Haushaltsverhandlungen:USA investieren Milliarden in den Kampf gegen den Terror

Haushaltsverhandlungen: Die US-Haushaltsverhandlungen im Kongress stocken.

Die US-Haushaltsverhandlungen im Kongress stocken.

(Foto: AP)
  • Die Vereinigten Staaten weiten ihren Kampf gegen die Terrormiliz "Islamischer Staat" aus. Insgesamt hat der Kongress für den Verteidigungshaushalt knapp 470 Milliarden Euro zur Verfügung gestellt.
  • Das Gezerre um den Etat hält dennoch an. Kritik gibt es vor allem an der Bankenregulierung und der Einwanderungsreform.
  • In den vergangenen Jahren mussten die US-Bundesbehörden wegen einer Blockade des Haushalts im Kongress mehrfach die Arbeit einschränken oder gar aussetzen.

USA investieren weitere Milliarden in Kampf gegen den Terror

Der US-Kongress hat den Verteidigungshaushalt für 2015 angenommen, der Ausgaben von gut 584 Milliarden Dollar (knapp 470 Milliarden Euro) vorsieht. Das dafür erforderliche Gesetz erhielt gestern abend im Senat eine Mehrheit von 89 Stimmen bei elf Gegenstimmen. Das Repräsentantenhaus hatte die Vorlage bereits in der vergangenen Woche mit 300 gegen 119 Stimmen gebilligt. Der Rüstungshaushalt sieht unter anderem Milliarden-Ausgaben für den Kampf gegen die Dschihadisten-Miliz Islamischer Staat (IS) vor. 3,4 Milliarden Dollar sind dabei für die Entsendung von US-Streitkräften in die Region um das Einflussgebiet des IS eingeplant, das vor allem große Teile Syriens und des Iraks umfasst. 1,6 Milliarden Dollar sollen zur Verfügung gestellt werden, um die irakischen Kurden für den Kampf gegen den IS auszubilden und auszurüsten.

Gezerre um den Etat 2015

Obwohl mit der Verabschiedung der Militärausgaben die erste Hürde genommen ist, ringt der Senat weiter um den Haushalt des Landes. Es geht darum, eine Blockade des Budgets und einen dadurch erzwungenen Verwaltungsstillstand wie im Vorjahr zu vermeiden. Die Senatoren haben für ihre Beratungen offenbar etwas mehr Zeit als zunächst gedacht. Wie die Washington Post berichtete, wurde die Frist am Freitagnachmittag vom Repräsentantenhaus im Stillen bis Mittwoch verlängert. Bis dahin muss der Etat unter Dach und Fach sein - sonst müssen wie im letzten Jahr Hunderttausende Beamte in den Zwangsurlaub geschickt werden. Zunächst hatte es geheißen, bis Mitternacht in der Nacht auf Sonntag muss abgestimmt werden.

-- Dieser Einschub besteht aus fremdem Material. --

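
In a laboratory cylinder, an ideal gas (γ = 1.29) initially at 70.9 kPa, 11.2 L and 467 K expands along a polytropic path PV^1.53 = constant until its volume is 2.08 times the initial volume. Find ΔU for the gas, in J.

n = P₁V₁/(RT₁) = 70.9×11.2/(8.314×467) = 0.205 mol.
Polytropic n=1.53: T₂ = T₁(V₁/V₂)^(n−1) = 467×(0.481)^0.53 = 317 K; P₂ = P₁(V₁/V₂)^n = 23.1 kPa.
For an ideal gas ΔU = nCvΔT with Cv = R/(γ−1) = 28.7 J/(mol·K).
ΔU = 0.205×28.7×(317−467) = -881 J.

-881 J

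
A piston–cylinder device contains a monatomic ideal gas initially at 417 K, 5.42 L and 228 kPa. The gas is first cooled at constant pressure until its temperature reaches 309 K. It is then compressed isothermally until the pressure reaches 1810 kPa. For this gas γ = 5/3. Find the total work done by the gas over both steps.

n = P₁V₁/(RT₁) = 228×5.42/(8.314×417) = 0.356 mol.
Step 1 — Isobaric: P stays 228 kPa; V/T = const ⇒ T₂ = 309 K, V₂ = 4.02 L.
W = PΔV = 228×(4.02−5.42) kPa·L = -320 J.
ΔU = nCvΔT = 0.356×12.5×(309−417) = -480 J.
Q = ΔU + W = nCpΔT = -800 J.
State after step 1: P = 228 kPa, V = 4.02 L, T = 309 K.
Step 2 — Isothermal: T stays 309 K; PV = const ⇒ V₂ = 0.506 L, P₂ = 1810 kPa.
ΔU = 0 (ideal gas, T constant).
W = nRT ln(V₂/V₁) = 0.356×8.314×309×ln(0.126) = -1900 J.
Q = ΔU + W = -1900 J.
Net over both steps: W = -2220 J, Q = -2700 J, ΔU = -480 J.

-2220 J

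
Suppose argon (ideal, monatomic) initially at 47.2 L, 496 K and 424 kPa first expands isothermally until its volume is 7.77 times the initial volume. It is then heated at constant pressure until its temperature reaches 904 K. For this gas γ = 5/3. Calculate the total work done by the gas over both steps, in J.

n = P₁V₁/(RT₁) = 424×47.2/(8.314×496) = 4.85 mol.
Step 1 — Isothermal: T stays 496 K; PV = const ⇒ V₂ = 367 L, P₂ = 54.6 kPa.
ΔU = 0 (ideal gas, T constant).
W = nRT ln(V₂/V₁) = 4.85×8.314×496×ln(7.77) = 41000 J.
Q = ΔU + W = 41000 J.
State after step 1: P = 54.6 kPa, V = 367 L, T = 496 K.
Step 2 — Isobaric: P stays 54.6 kPa; V/T = const ⇒ T₂ = 904 K, V₂ = 668 L.
W = PΔV = 54.6×(668−367) kPa·L = 16500 J.
ΔU = nCvΔT = 4.85×12.5×(904−496) = 24700 J.
Q = ΔU + W = nCpΔT = 41200 J.
Net over both steps: W = 57500 J, Q = 82200 J, ΔU = 24700 J.

57500 J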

Insgesamt geht es um einen Etat von 1,1 Billionen Dollar (887 Milliarden Euro). Damit wären die meisten Regierungsausgaben bis zum Ende des Haushaltsjahres im September 2015 finanziert. Das von Republikanern beherrschte Repräsentantenhaus hatte das Budget mit 219 zu 206 Stimmen verabschiedet, nun ist der Senat dran.

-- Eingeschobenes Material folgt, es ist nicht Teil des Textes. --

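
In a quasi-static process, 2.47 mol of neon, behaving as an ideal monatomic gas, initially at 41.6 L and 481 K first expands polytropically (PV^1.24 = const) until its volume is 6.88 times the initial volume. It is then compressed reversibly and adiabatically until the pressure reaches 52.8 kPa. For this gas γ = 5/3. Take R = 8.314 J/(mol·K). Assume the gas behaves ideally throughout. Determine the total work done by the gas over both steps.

11300 J

P₁ = nRT₁/V₁ = 2.47×8.314×481/41.6 = 237 kPa.
Step 1 — Polytropic n=1.24: T₂ = T₁(V₁/V₂)^(n−1) = 481×(0.145)^0.24 = 303 K; P₂ = P₁(V₁/V₂)^n = 21.7 kPa.
W = (P₁V₁−P₂V₂)/(n−1) = (237×41.6−21.7×286)/0.24 = 15200 J.
ΔU = nCvΔT = 2.47×12.5×(303−481) = -5490 J.
Q = ΔU + W = 9760 J.
State after step 1: P = 21.7 kPa, V = 286 L, T = 303 K.
Step 2 — Adiabatic: T₂/T₁ = (P₂/P₁)^((γ−1)/γ) ⇒ T₂ = 303×(2.43)^0.400 = 432 K; V₂ = 168 L.
ΔU = nCvΔT = 2.47×12.5×(432−303) = 3980 J.
Q = 0 for an adiabatic process, so W = −ΔU = -3980 J.
Net over both steps: W = 11300 J, Q = 9760 J, ΔU = -1510 J.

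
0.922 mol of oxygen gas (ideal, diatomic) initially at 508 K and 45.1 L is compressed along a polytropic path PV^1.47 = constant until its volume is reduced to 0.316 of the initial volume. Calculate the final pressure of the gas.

P₁ = nRT₁/V₁ = 0.922×8.314×508/45.1 = 86.3 kPa.
Polytropic n=1.47: T₂ = T₁(V₁/V₂)^(n−1) = 508×(3.16)^0.47 = 873 K; P₂ = P₁(V₁/V₂)^n = 470 kPa.

470 kPa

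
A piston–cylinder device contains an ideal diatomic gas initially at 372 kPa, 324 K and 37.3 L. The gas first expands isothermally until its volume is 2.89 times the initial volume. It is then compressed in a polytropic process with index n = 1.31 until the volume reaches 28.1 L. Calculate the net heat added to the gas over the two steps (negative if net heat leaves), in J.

n = P₁V₁/(RT₁) = 372×37.3/(8.314×324) = 5.15 mol.
Step 1 — Isothermal: T stays 324 K; PV = const ⇒ V₂ = 108 L, P₂ = 129 kPa.
ΔU = 0 (ideal gas, T constant).
W = nRT ln(V₂/V₁) = 5.15×8.314×324×ln(2.89) = 14700 J.
Q = ΔU + W = 14700 J.
State after step 1: P = 129 kPa, V = 108 L, T = 324 K.
Step 2 — Polytropic n=1.31: T₂ = T₁(V₁/V₂)^(n−1) = 324×(3.84)^0.31 = 492 K; P₂ = P₁(V₁/V₂)^n = 749 kPa.
W = (P₁V₁−P₂V₂)/(n−1) = (129×108−749×28.1)/0.31 = -23100 J.
ΔU = nCvΔT = 5.15×20.8×(492−324) = 17900 J.
Q = ΔU + W = -5210 J.
Net over both steps: W = -8420 J, Q = 9520 J, ΔU = 17900 J.

9520 J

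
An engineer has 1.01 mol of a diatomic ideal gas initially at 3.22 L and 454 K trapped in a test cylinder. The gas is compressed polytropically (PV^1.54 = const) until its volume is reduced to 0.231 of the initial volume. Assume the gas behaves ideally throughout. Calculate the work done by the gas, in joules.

-8520 J

P₁ = nRT₁/V₁ = 1.01×8.314×454/3.22 = 1180 kPa.
Polytropic n=1.54: T₂ = T₁(V₁/V₂)^(n−1) = 454×(4.33)^0.54 = 1000 K; P₂ = P₁(V₁/V₂)^n = 11300 kPa.
W = (P₁V₁−P₂V₂)/(n−1) = (1180×3.22−11300×0.744)/0.54 = -8520 J.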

Selbst aus dem Obama-Lager kommt Widerstand

Demokraten und Republikaner stören sich an verschiedenen Teilen des 1600-seitigen Entwurfs. Bereits im Repräsentantenhaus hatten die Demokraten von US-Präsident Barack Obama die Abschwächung des Bankenregulierungsgesetzes Dodd-Frank angeprangert, wonach geplante Beschränkungen im Derivatehandel gestrichen werden sollen. Die demokratische Senatorin Elizabeth Warren beklagte in diesem Zusammenhang einen Einfluss der Großbank Citigroup auf die amerikanische Politik.

Ihr republikanischer Kollege Ted Cruz kritisierte Obamas geplante Einwanderungsreform scharf. Viele seiner Parteifreunde wollen den Haushalt nutzen, um diesem Vorhaben die Finanzierung zu entziehen. Warren und Cruz sind beide als Präsidentschaftskandidaten für die Wahl 2016 im Gespräch.

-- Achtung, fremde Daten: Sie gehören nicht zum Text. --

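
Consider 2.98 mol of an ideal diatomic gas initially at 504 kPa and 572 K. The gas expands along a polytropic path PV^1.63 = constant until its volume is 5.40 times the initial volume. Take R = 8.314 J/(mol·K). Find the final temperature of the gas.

198 K

V₁ = nRT₁/P₁ = 2.98×8.314×572/504 = 28.1 L.
Polytropic n=1.63: T₂ = T₁(V₁/V₂)^(n−1) = 572×(0.185)^0.63 = 198 K; P₂ = P₁(V₁/V₂)^n = 32.3 kPa.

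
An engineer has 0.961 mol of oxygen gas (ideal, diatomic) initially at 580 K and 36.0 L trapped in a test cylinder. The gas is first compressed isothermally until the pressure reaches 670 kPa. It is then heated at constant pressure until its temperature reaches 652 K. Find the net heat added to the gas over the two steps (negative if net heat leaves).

P₁ = nRT₁/V₁ = 0.961×8.314×580/36.0 = 129 kPa.
Step 1 — Isothermal: T stays 580 K; PV = const ⇒ V₂ = 6.92 L, P₂ = 670 kPa.
ΔU = 0 (ideal gas, T constant).
W = nRT ln(V₂/V₁) = 0.961×8.314×580×ln(0.192) = -7640 J.
Q = ΔU + W = -7640 J.
State after step 1: P = 670 kPa, V = 6.92 L, T = 580 K.
Step 2 — Isobaric: P stays 670 kPa; V/T = const ⇒ T₂ = 652 K, V₂ = 7.78 L.
W = PΔV = 670×(7.78−6.92) kPa·L = 575 J.
ΔU = nCvΔT = 0.961×20.8×(652−580) = 1440 J.
Q = ΔU + W = nCpΔT = 2010 J.
Net over both steps: W = -7070 J, Q = -5630 J, ΔU = 1440 J.

-5630 J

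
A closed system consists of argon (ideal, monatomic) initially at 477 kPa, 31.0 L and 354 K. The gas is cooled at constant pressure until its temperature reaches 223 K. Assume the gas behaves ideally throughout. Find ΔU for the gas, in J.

n = P₁V₁/(RT₁) = 477×31.0/(8.314×354) = 5.02 mol.
Isobaric: P stays 477 kPa; V/T = const ⇒ T₂ = 223 K, V₂ = 19.5 L.
For an ideal gas ΔU = nCvΔT with Cv = (3/2)R = 12.5 J/(mol·K).
ΔU = 5.02×12.5×(223−354) = -8210 J.

-8210 J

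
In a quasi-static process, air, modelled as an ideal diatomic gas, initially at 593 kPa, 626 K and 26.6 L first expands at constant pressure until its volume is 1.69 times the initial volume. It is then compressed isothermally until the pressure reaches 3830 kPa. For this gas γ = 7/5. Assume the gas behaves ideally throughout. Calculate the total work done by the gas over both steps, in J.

-38800 J

n = P₁V₁/(RT₁) = 593×26.6/(8.314×626) = 3.03 mol.
Step 1 — Isobaric: P stays 593 kPa; V/T = const ⇒ T₂ = 1060 K, V₂ = 45.0 L.
W = PΔV = 593×(45.0−26.6) kPa·L = 10900 J.
ΔU = nCvΔT = 3.03×20.8×(1060−626) = 27200 J.
Q = ΔU + W = nCpΔT = 38100 J.
State after step 1: P = 593 kPa, V = 45.0 L, T = 1060 K.
Step 2 — Isothermal: T stays 1060 K; PV = const ⇒ V₂ = 6.96 L, P₂ = 3830 kPa.
ΔU = 0 (ideal gas, T constant).
W = nRT ln(V₂/V₁) = 3.03×8.314×1060×ln(0.155) = -49700 J.
Q = ΔU + W = -49700 J.
Net over both steps: W = -38800 J, Q = -11600 J, ΔU = 27200 J.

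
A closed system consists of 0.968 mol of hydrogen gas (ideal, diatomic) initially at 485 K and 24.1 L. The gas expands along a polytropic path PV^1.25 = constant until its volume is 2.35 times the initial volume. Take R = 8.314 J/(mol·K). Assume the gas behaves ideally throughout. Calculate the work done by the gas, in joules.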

In den vergangenen Jahren mussten die US-Bundesbehörden wegen einer Blockade des Haushalts im Kongress mehrfach die Arbeit einschränken oder gar aussetzen. Die Abgeordneten zogen sich damit den Wut der Bevölkerung zu - die Zustimmungswerte des Kongresses liegen je nach Umfrage nur knapp über zehn Prozent. Führende Mitglieder beider Parteien wollen daher einen erneuten "shutdown" unbedingt vermeiden.